On October 11, 2024, the Supreme Court of Canada released their decision in Aquino v. Bondfield Construction Co., 2024 SCC 31.

The decision concerns section 96 of the Bankruptcy and Insolvency Act, which allows a Monitor or Trustee in Bankruptcy to recover from persons who were “privy” to transfers at undervalue with an insolvent corporation. In the circumstances, the application of the statute required that the debtor company intended to defraud, defeat or delay a creditor. The main question was whether the intent of debtor’s directing mind could be attributed to the debtor itself.

The appellants argued that since the debtor’s directing mind’s actions were entirely fraudulent and were not for the benefit of the debtor, the corporate attribution doctrine could not apply. The respondents argued that, especially in the context of section 96, the corporate attribution doctrine should be applied pragmatically, as the appellants interpretation would “flout the purpose of s.96”.

The Court thoroughly canvassed authorities and previous decisions on corporate attribution, along with the exceptions to the doctrine. Agreeing with the respondents, the Court reinforced that the doctrine should be applied “purposively, contextually, and pragmatically” and that it is within the court’s discretion to “tailor the general rule of attribution or its exceptions to the particular legal context”.

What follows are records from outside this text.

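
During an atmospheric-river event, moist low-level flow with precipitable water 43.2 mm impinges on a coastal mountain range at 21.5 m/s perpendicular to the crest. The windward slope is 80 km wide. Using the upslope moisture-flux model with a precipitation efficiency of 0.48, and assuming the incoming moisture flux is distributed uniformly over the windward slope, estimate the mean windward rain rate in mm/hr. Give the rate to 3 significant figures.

Incoming column moisture flux per unit ridge length: F = V × PW = 21.5 × 43.2 = 928.8 mm·m/s.
Spread over the 80 km slope with efficiency ε = 0.48: R = ε·F/W = 0.48 × 928.8 / 80000 m = 5.573e-03 mm/s.
R = 5.573e-03 × 3600 = 20.1 mm/hr.

R ≈ 20.1 mm/hr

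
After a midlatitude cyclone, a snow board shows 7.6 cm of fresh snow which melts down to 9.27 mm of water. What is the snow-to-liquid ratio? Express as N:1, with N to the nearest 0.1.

ratio ≈ 8.2

Ratio = snow depth / SWE = 76 mm / 9.27 mm = 8.2, i.e. 8.2:1.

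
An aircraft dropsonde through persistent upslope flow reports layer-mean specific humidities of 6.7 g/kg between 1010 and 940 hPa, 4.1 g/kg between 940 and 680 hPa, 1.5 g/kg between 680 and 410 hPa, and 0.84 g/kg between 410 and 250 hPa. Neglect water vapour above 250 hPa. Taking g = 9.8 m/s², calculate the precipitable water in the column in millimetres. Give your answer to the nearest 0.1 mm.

PW ≈ 21.2 mm

Precipitable water is the column-integrated vapour mass per unit area: PW = (1/g) Σ q̄ Δp, with q in kg/kg and Δp in Pa (1 kg/m² of water = 1 mm).
Layer 1010–940 hPa: Δp = 70 hPa = 7000 Pa, q̄ = 0.0067 kg/kg → 0.0067 × 7000 / 9.8 = 4.79 mm
Layer 940–680 hPa: Δp = 260 hPa = 26000 Pa, q̄ = 0.0041 kg/kg → 0.0041 × 26000 / 9.8 = 10.88 mm
Layer 680–410 hPa: Δp = 270 hPa = 27000 Pa, q̄ = 0.0015 kg/kg → 0.0015 × 27000 / 9.8 = 4.13 mm
Layer 410–250 hPa: Δp = 160 hPa = 16000 Pa, q̄ = 0.00084 kg/kg → 0.00084 × 16000 / 9.8 = 1.37 mm
PW = 4.79 + 10.88 + 4.13 + 1.37 = 21.17 ≈ 21.2 mm.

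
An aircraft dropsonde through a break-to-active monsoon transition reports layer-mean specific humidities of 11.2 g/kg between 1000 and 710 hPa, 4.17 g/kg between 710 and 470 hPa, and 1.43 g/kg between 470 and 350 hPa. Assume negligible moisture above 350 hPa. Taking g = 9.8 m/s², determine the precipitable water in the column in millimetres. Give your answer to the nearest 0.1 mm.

Precipitable water is the column-integrated vapour mass per unit area: PW = (1/g) Σ q̄ Δp, with q in kg/kg and Δp in Pa (1 kg/m² of water = 1 mm).
Layer 1000–710 hPa: Δp = 290 hPa = 29000 Pa, q̄ = 0.0112 kg/kg → 0.0112 × 29000 / 9.8 = 33.14 mm
Layer 710–470 hPa: Δp = 240 hPa = 24000 Pa, q̄ = 0.00417 kg/kg → 0.00417 × 24000 / 9.8 = 10.21 mm
Layer 470–350 hPa: Δp = 120 hPa = 12000 Pa, q̄ = 0.00143 kg/kg → 0.00143 × 12000 / 9.8 = 1.75 mm
PW = 33.14 + 10.21 + 1.75 = 45.10 ≈ 45.1 mm.

PW ≈ 45.1 mm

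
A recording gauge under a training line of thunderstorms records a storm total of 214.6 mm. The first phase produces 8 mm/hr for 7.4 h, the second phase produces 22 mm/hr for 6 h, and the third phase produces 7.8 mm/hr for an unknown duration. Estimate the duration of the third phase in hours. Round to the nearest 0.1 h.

duration ≈ 3.0 h

Known phases: 8 × 7.4 + 22 × 6 = 59.2 + 132 = 191.2 mm.
Remaining depth = 214.6 − 191.2 = 23.4 mm.
Duration = 23.4 / 7.8 = 3.0 h.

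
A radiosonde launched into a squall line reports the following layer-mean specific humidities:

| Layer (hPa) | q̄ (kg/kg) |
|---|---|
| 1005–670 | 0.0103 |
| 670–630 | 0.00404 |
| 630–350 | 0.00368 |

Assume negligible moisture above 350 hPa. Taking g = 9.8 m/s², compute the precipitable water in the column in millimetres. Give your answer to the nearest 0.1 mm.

Precipitable water is the column-integrated vapour mass per unit area: PW = (1/g) Σ q̄ Δp, with q in kg/kg and Δp in Pa (1 kg/m² of water = 1 mm).
Layer 1005–670 hPa: Δp = 335 hPa = 33500 Pa, q̄ = 0.0103 kg/kg → 0.0103 × 33500 / 9.8 = 35.21 mm
Layer 670–630 hPa: Δp = 40 hPa = 4000 Pa, q̄ = 0.00404 kg/kg → 0.00404 × 4000 / 9.8 = 1.65 mm
Layer 630–350 hPa: Δp = 280 hPa = 28000 Pa, q̄ = 0.00368 kg/kg → 0.00368 × 28000 / 9.8 = 10.51 mm
PW = 35.21 + 1.65 + 10.51 = 47.37 ≈ 47.4 mm.

PW ≈ 47.4 mm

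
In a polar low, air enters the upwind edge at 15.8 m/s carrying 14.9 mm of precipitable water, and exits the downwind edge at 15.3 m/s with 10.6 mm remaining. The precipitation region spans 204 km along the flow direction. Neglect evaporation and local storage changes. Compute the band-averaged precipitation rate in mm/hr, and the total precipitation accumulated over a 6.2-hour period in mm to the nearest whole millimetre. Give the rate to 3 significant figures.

Column moisture flux per unit crosswind length is F = V × PW.
Inflow: F_in = 15.8 × 14.9 = 235.42 mm·m/s
Outflow: F_out = 15.3 × 10.6 = 162.18 mm·m/s
Steady-state rate R = (F_in − F_out)/L = (235.42 − 162.18) / 204000 m = 3.590e-04 mm/s.
R = 3.590e-04 × 3600 = 1.29 mm/hr.
Over 6.2 h: total = 1.29 × 6.2 = 7.998 ≈ 8 mm.

R ≈ 1.29 mm/hr; total ≈ 8 mm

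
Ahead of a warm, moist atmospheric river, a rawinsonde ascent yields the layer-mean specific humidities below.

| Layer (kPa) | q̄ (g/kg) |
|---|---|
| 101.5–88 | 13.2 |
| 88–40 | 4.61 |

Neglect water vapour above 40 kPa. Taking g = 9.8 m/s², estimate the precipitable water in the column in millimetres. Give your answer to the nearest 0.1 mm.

PW ≈ 40.8 mm

Precipitable water is the column-integrated vapour mass per unit area: PW = (1/g) Σ q̄ Δp, with q in kg/kg and Δp in Pa (1 kg/m² of water = 1 mm).
Layer 101.5–88 kPa: Δp = 135 hPa = 13500 Pa, q̄ = 0.0132 kg/kg → 0.0132 × 13500 / 9.8 = 18.18 mm
Layer 88–40 kPa: Δp = 480 hPa = 48000 Pa, q̄ = 0.00461 kg/kg → 0.00461 × 48000 / 9.8 = 22.58 mm
PW = 18.18 + 22.58 = 40.76 ≈ 40.8 mm.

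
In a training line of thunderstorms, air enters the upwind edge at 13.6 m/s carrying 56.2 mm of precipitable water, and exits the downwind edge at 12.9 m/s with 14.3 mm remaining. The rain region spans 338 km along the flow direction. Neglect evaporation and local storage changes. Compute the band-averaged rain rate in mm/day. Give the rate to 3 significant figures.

Column moisture flux per unit crosswind length is F = V × PW.
Inflow: F_in = 13.6 × 56.2 = 764.32 mm·m/s
Outflow: F_out = 12.9 × 14.3 = 184.47 mm·m/s
Steady-state rate R = (F_in − F_out)/L = (764.32 − 184.47) / 338000 m = 1.716e-03 mm/s.
R = 1.716e-03 × 3600 × 24 = 148 mm/day.

R ≈ 148 mm/day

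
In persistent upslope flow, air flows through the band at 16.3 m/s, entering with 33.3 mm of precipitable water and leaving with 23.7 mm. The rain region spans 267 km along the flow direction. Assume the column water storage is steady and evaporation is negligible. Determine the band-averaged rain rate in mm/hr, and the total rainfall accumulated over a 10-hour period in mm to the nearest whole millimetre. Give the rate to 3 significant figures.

Column moisture flux per unit crosswind length is F = V × PW.
Inflow: F_in = 16.3 × 33.3 = 542.79 mm·m/s
Outflow: F_out = 16.3 × 23.7 = 386.31 mm·m/s
Steady-state rate R = (F_in − F_out)/L = (542.79 − 386.31) / 267000 m = 5.861e-04 mm/s.
R = 5.861e-04 × 3600 = 2.11 mm/hr.
Over 10 h: total = 2.11 × 10 = 21.1 ≈ 21 mm.

R ≈ 2.11 mm/hr; total ≈ 21 mm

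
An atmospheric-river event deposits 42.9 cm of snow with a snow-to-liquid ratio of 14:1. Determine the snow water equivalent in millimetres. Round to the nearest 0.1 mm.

SWE ≈ 30.6 mm

SWE = snow depth / ratio = 42.9 cm / 14 = 3.064 cm = 30.6 mm.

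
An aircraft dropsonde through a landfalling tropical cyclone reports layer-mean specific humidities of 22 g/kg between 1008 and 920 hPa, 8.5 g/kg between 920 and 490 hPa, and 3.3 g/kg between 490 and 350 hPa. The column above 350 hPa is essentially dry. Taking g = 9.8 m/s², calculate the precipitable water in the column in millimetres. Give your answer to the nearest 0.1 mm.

Precipitable water is the column-integrated vapour mass per unit area: PW = (1/g) Σ q̄ Δp, with q in kg/kg and Δp in Pa (1 kg/m² of water = 1 mm).
Layer 1008–920 hPa: Δp = 88 hPa = 8800 Pa, q̄ = 0.022 kg/kg → 0.022 × 8800 / 9.8 = 19.76 mm
Layer 920–490 hPa: Δp = 430 hPa = 43000 Pa, q̄ = 0.0085 kg/kg → 0.0085 × 43000 / 9.8 = 37.30 mm
Layer 490–350 hPa: Δp = 140 hPa = 14000 Pa, q̄ = 0.0033 kg/kg → 0.0033 × 14000 / 9.8 = 4.71 mm
PW = 19.76 + 37.30 + 4.71 = 61.77 ≈ 61.8 mm.

PW ≈ 61.8 mm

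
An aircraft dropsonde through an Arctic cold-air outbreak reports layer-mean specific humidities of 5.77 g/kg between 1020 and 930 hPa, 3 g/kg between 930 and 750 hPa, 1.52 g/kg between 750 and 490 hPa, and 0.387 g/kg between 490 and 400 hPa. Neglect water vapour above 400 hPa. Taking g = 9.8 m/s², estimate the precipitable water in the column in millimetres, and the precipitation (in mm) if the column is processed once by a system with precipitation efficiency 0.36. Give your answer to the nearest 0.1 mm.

PW ≈ 15.2 mm; precipitation ≈ 5.5 mm

Precipitable water is the column-integrated vapour mass per unit area: PW = (1/g) Σ q̄ Δp, with q in kg/kg and Δp in Pa (1 kg/m² of water = 1 mm).
Layer 1020–930 hPa: Δp = 90 hPa = 9000 Pa, q̄ = 0.00577 kg/kg → 0.00577 × 9000 / 9.8 = 5.30 mm
Layer 930–750 hPa: Δp = 180 hPa = 18000 Pa, q̄ = 0.003 kg/kg → 0.003 × 18000 / 9.8 = 5.51 mm
Layer 750–490 hPa: Δp = 260 hPa = 26000 Pa, q̄ = 0.00152 kg/kg → 0.00152 × 26000 / 9.8 = 4.03 mm
Layer 490–400 hPa: Δp = 90 hPa = 9000 Pa, q̄ = 0.000387 kg/kg → 0.000387 × 9000 / 9.8 = 0.36 mm
PW = 5.30 + 5.51 + 4.03 + 0.36 = 15.20 ≈ 15.2 mm.
Precipitation = ε × PW = 0.36 × 15.2 = 5.5 mm.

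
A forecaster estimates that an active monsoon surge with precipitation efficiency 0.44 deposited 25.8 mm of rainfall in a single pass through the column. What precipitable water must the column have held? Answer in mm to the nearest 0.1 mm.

PW ≈ 58.6 mm

PW = rainfall / ε = 25.8 / 0.44 = 58.6 mm.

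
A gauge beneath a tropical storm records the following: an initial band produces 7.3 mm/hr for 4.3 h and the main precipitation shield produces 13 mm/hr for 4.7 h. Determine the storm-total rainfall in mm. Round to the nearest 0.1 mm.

Total = Σ Rᵢ Δtᵢ = 7.3 × 4.3 + 13 × 4.7
      = 31.39 + 61.1 = 92.5 mm.

total ≈ 92.5 mm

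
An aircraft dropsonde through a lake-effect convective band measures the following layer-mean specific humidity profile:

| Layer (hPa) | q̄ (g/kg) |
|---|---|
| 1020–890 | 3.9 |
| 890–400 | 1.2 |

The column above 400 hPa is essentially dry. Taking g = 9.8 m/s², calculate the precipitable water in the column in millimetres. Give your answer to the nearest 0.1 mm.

Precipitable water is the column-integrated vapour mass per unit area: PW = (1/g) Σ q̄ Δp, with q in kg/kg and Δp in Pa (1 kg/m² of water = 1 mm).
Layer 1020–890 hPa: Δp = 130 hPa = 13000 Pa, q̄ = 0.0039 kg/kg → 0.0039 × 13000 / 9.8 = 5.17 mm
Layer 890–400 hPa: Δp = 490 hPa = 49000 Pa, q̄ = 0.0012 kg/kg → 0.0012 × 49000 / 9.8 = 6.00 mm
PW = 5.17 + 6.00 = 11.17 ≈ 11.2 mm.

PW ≈ 11.2 mm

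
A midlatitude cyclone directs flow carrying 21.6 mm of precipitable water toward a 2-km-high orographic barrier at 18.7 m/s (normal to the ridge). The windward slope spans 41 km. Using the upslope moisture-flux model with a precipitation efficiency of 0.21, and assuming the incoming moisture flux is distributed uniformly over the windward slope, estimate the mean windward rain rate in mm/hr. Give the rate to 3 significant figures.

R ≈ 7.45 mm/hr

Incoming column moisture flux per unit ridge length: F = V × PW = 18.7 × 21.6 = 403.92 mm·m/s.
Spread over the 41 km slope with efficiency ε = 0.21: R = ε·F/W = 0.21 × 403.92 / 41000 m = 2.069e-03 mm/s.
R = 2.069e-03 × 3600 = 7.45 mm/hr.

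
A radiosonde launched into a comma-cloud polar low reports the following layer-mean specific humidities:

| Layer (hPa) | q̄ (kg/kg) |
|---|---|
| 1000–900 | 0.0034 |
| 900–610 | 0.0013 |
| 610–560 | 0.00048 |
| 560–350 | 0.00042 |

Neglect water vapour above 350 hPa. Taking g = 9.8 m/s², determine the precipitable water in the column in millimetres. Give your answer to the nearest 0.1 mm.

Precipitable water is the column-integrated vapour mass per unit area: PW = (1/g) Σ q̄ Δp, with q in kg/kg and Δp in Pa (1 kg/m² of water = 1 mm).
Layer 1000–900 hPa: Δp = 100 hPa = 10000 Pa, q̄ = 0.0034 kg/kg → 0.0034 × 10000 / 9.8 = 3.47 mm
Layer 900–610 hPa: Δp = 290 hPa = 29000 Pa, q̄ = 0.0013 kg/kg → 0.0013 × 29000 / 9.8 = 3.85 mm
Layer 610–560 hPa: Δp = 50 hPa = 5000 Pa, q̄ = 0.00048 kg/kg → 0.00048 × 5000 / 9.8 = 0.24 mm
Layer 560–350 hPa: Δp = 210 hPa = 21000 Pa, q̄ = 0.00042 kg/kg → 0.00042 × 21000 / 9.8 = 0.90 mm
PW = 3.47 + 3.85 + 0.24 + 0.90 = 8.46 ≈ 8.5 mm.

PW ≈ 8.5 mm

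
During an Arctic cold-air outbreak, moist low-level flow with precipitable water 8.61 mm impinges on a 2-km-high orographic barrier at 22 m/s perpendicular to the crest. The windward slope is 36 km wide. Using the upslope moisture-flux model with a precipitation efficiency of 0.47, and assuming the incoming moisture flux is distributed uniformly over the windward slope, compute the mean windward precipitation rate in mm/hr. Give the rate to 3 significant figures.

Incoming column moisture flux per unit ridge length: F = V × PW = 22 × 8.61 = 189.42 mm·m/s.
Spread over the 36 km slope with efficiency ε = 0.47: R = ε·F/W = 0.47 × 189.42 / 36000 m = 2.473e-03 mm/s.
R = 2.473e-03 × 3600 = 8.90 mm/hr.

R ≈ 8.90 mm/hr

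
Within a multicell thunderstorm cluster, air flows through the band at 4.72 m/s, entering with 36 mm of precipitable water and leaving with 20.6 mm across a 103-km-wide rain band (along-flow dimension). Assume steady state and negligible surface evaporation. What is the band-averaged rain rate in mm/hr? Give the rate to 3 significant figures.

R ≈ 2.54 mm/hr

Column moisture flux per unit crosswind length is F = V × PW.
Inflow: F_in = 4.72 × 36 = 169.92 mm·m/s
Outflow: F_out = 4.72 × 20.6 = 97.232 mm·m/s
Steady-state rate R = (F_in − F_out)/L = (169.92 − 97.232) / 103000 m = 7.057e-04 mm/s.
R = 7.057e-04 × 3600 = 2.54 mm/hr.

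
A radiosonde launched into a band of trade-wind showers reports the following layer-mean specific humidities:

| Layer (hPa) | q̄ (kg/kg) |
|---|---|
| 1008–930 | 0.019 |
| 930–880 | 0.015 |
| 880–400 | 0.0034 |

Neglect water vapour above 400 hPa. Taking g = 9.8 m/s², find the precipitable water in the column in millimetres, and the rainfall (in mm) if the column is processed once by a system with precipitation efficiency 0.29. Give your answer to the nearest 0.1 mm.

Precipitable water is the column-integrated vapour mass per unit area: PW = (1/g) Σ q̄ Δp, with q in kg/kg and Δp in Pa (1 kg/m² of water = 1 mm).
Layer 1008–930 hPa: Δp = 78 hPa = 7800 Pa, q̄ = 0.019 kg/kg → 0.019 × 7800 / 9.8 = 15.12 mm
Layer 930–880 hPa: Δp = 50 hPa = 5000 Pa, q̄ = 0.015 kg/kg → 0.015 × 5000 / 9.8 = 7.65 mm
Layer 880–400 hPa: Δp = 480 hPa = 48000 Pa, q̄ = 0.0034 kg/kg → 0.0034 × 48000 / 9.8 = 16.65 mm
PW = 15.12 + 7.65 + 16.65 = 39.42 ≈ 39.4 mm.
Rainfall = ε × PW = 0.29 × 39.4 = 11.4 mm.

PW ≈ 39.4 mm; rainfall ≈ 11.4 mm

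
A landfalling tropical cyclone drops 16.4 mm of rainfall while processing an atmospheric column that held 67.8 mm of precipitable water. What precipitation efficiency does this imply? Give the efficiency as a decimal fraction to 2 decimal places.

ε = rainfall / PW = 16.4 / 67.8 = 0.24.

ε ≈ 0.24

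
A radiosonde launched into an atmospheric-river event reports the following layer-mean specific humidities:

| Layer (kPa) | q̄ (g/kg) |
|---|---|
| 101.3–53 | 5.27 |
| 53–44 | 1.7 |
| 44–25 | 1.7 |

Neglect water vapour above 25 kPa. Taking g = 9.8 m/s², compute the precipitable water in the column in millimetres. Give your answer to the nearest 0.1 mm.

PW ≈ 30.8 mm

Precipitable water is the column-integrated vapour mass per unit area: PW = (1/g) Σ q̄ Δp, with q in kg/kg and Δp in Pa (1 kg/m² of water = 1 mm).
Layer 101.3–53 kPa: Δp = 483 hPa = 48300 Pa, q̄ = 0.00527 kg/kg → 0.00527 × 48300 / 9.8 = 25.97 mm
Layer 53–44 kPa: Δp = 90 hPa = 9000 Pa, q̄ = 0.0017 kg/kg → 0.0017 × 9000 / 9.8 = 1.56 mm
Layer 44–25 kPa: Δp = 190 hPa = 19000 Pa, q̄ = 0.0017 kg/kg → 0.0017 × 19000 / 9.8 = 3.30 mm
PW = 25.97 + 1.56 + 3.30 = 30.83 ≈ 30.8 mm.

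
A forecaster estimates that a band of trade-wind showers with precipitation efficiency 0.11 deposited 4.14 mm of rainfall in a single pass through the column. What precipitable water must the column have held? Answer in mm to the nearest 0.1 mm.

PW = rainfall / ε = 4.14 / 0.11 = 37.6 mm.

PW ≈ 37.6 mm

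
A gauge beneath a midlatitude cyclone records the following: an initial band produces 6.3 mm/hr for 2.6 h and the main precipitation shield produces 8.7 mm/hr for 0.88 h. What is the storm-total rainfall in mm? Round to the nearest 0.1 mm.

total ≈ 24.0 mm

Total = Σ Rᵢ Δtᵢ = 6.3 × 2.6 + 8.7 × 0.88
      = 16.38 + 7.656 = 24.0 mm.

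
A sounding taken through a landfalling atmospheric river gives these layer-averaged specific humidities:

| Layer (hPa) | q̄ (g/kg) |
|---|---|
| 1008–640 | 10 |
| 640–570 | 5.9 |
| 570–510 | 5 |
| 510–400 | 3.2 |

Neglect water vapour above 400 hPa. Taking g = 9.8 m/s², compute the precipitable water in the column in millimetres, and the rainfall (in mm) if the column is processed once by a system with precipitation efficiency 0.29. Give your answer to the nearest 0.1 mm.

PW ≈ 48.4 mm; rainfall ≈ 14.0 mm

Precipitable water is the column-integrated vapour mass per unit area: PW = (1/g) Σ q̄ Δp, with q in kg/kg and Δp in Pa (1 kg/m² of water = 1 mm).
Layer 1008–640 hPa: Δp = 368 hPa = 36800 Pa, q̄ = 0.01 kg/kg → 0.01 × 36800 / 9.8 = 37.55 mm
Layer 640–570 hPa: Δp = 70 hPa = 7000 Pa, q̄ = 0.0059 kg/kg → 0.0059 × 7000 / 9.8 = 4.21 mm
Layer 570–510 hPa: Δp = 60 hPa = 6000 Pa, q̄ = 0.005 kg/kg → 0.005 × 6000 / 9.8 = 3.06 mm
Layer 510–400 hPa: Δp = 110 hPa = 11000 Pa, q̄ = 0.0032 kg/kg → 0.0032 × 11000 / 9.8 = 3.59 mm
PW = 37.55 + 4.21 + 3.06 + 3.59 = 48.41 ≈ 48.4 mm.
Rainfall = ε × PW = 0.29 × 48.4 = 14.0 mm.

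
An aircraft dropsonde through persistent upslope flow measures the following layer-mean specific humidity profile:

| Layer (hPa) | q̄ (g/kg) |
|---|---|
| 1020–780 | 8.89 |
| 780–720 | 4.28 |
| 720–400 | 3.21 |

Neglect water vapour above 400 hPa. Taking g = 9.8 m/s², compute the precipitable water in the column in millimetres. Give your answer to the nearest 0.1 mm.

PW ≈ 34.9 mm

Precipitable water is the column-integrated vapour mass per unit area: PW = (1/g) Σ q̄ Δp, with q in kg/kg and Δp in Pa (1 kg/m² of water = 1 mm).
Layer 1020–780 hPa: Δp = 240 hPa = 24000 Pa, q̄ = 0.00889 kg/kg → 0.00889 × 24000 / 9.8 = 21.77 mm
Layer 780–720 hPa: Δp = 60 hPa = 6000 Pa, q̄ = 0.00428 kg/kg → 0.00428 × 6000 / 9.8 = 2.62 mm
Layer 720–400 hPa: Δp = 320 hPa = 32000 Pa, q̄ = 0.00321 kg/kg → 0.00321 × 32000 / 9.8 = 10.48 mm
PW = 21.77 + 2.62 + 10.48 = 34.87 ≈ 34.9 mm.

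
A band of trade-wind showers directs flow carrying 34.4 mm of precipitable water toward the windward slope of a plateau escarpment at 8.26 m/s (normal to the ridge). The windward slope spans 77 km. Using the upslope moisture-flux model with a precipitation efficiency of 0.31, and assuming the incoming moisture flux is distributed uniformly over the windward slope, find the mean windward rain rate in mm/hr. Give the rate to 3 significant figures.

Incoming column moisture flux per unit ridge length: F = V × PW = 8.26 × 34.4 = 284.144 mm·m/s.
Spread over the 77 km slope with efficiency ε = 0.31: R = ε·F/W = 0.31 × 284.144 / 77000 m = 1.144e-03 mm/s.
R = 1.144e-03 × 3600 = 4.12 mm/hr.

R ≈ 4.12 mm/hr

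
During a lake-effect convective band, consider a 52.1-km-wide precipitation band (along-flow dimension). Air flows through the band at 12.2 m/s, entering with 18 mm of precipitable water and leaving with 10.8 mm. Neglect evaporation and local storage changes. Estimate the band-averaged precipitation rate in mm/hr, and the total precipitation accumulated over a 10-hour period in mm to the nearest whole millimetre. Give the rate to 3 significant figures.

R ≈ 6.07 mm/hr; total ≈ 61 mm

Column moisture flux per unit crosswind length is F = V × PW.
Inflow: F_in = 12.2 × 18 = 219.6 mm·m/s
Outflow: F_out = 12.2 × 10.8 = 131.76 mm·m/s
Steady-state rate R = (F_in − F_out)/L = (219.6 − 131.76) / 52100 m = 1.686e-03 mm/s.
R = 1.686e-03 × 3600 = 6.07 mm/hr.
Over 10 h: total = 6.07 × 10 = 60.7 ≈ 61 mm.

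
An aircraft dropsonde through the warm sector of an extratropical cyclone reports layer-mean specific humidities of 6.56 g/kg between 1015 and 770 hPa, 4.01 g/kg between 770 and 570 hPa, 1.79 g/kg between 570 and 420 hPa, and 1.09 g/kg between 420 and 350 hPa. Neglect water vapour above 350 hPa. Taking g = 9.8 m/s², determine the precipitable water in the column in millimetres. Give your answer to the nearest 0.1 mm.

PW ≈ 28.1 mm

Precipitable water is the column-integrated vapour mass per unit area: PW = (1/g) Σ q̄ Δp, with q in kg/kg and Δp in Pa (1 kg/m² of water = 1 mm).
Layer 1015–770 hPa: Δp = 245 hPa = 24500 Pa, q̄ = 0.00656 kg/kg → 0.00656 × 24500 / 9.8 = 16.40 mm
Layer 770–570 hPa: Δp = 200 hPa = 20000 Pa, q̄ = 0.00401 kg/kg → 0.00401 × 20000 / 9.8 = 8.18 mm
Layer 570–420 hPa: Δp = 150 hPa = 15000 Pa, q̄ = 0.00179 kg/kg → 0.00179 × 15000 / 9.8 = 2.74 mm
Layer 420–350 hPa: Δp = 70 hPa = 7000 Pa, q̄ = 0.00109 kg/kg → 0.00109 × 7000 / 9.8 = 0.78 mm
PW = 16.40 + 8.18 + 2.74 + 0.78 = 28.10 ≈ 28.1 mm.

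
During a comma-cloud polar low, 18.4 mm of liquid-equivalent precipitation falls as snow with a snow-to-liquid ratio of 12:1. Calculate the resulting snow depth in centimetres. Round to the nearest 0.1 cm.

Snow depth = liquid × ratio = 18.4 mm × 12 = 220.8 mm = 22.1 cm.

snow depth ≈ 22.1 cm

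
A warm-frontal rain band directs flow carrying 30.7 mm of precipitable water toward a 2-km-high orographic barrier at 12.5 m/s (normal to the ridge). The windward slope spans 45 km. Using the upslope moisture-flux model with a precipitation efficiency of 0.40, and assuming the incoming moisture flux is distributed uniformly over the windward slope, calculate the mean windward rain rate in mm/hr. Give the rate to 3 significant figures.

Incoming column moisture flux per unit ridge length: F = V × PW = 12.5 × 30.7 = 383.75 mm·m/s.
Spread over the 45 km slope with efficiency ε = 0.40: R = ε·F/W = 0.40 × 383.75 / 45000 m = 3.411e-03 mm/s.
R = 3.411e-03 × 3600 = 12.3 mm/hr.

R ≈ 12.3 mm/hr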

The Court also rejected the appellants’ submissions that a debtor needs to be insolvent at the time of the transfer at undervalue and held that “insolvency is not a prerequisite to finding a debtor intended to defraud, defeat, or delay a creditor”. The Court further clarified that the test for a related party is disjunctive and that the debtor must either be insolvent at the time of the transfer or intend to defraud, defeat or delay a creditor. The debtor’s financial condition at the time of the transfer is one badge of fraud that may be considered in determining whether there was an intent to defraud, defeat or delay a creditor, but its absence as a badge of fraud is not determinative of it. The Court accordingly dismissed the appeal.

The decision clarifies the corporate attribution doctrine, namely, that it does not require a “one-size-fits-all” approach but instead must be approached having regard to the context and purpose of attributing intent. The decision also prevents the application of the fraud or no benefit exceptions from undermining the purpose of section 96 and significantly narrowing its scope. More broadly, the Court further reinforced the importance of advancing public policy considerations and upholding the integrity of the Canadian bankruptcy system and its legislation.

As co-counsel, Cassels represented the respondent, Ernst & Young Inc., in its capacity as court-appointed monitor.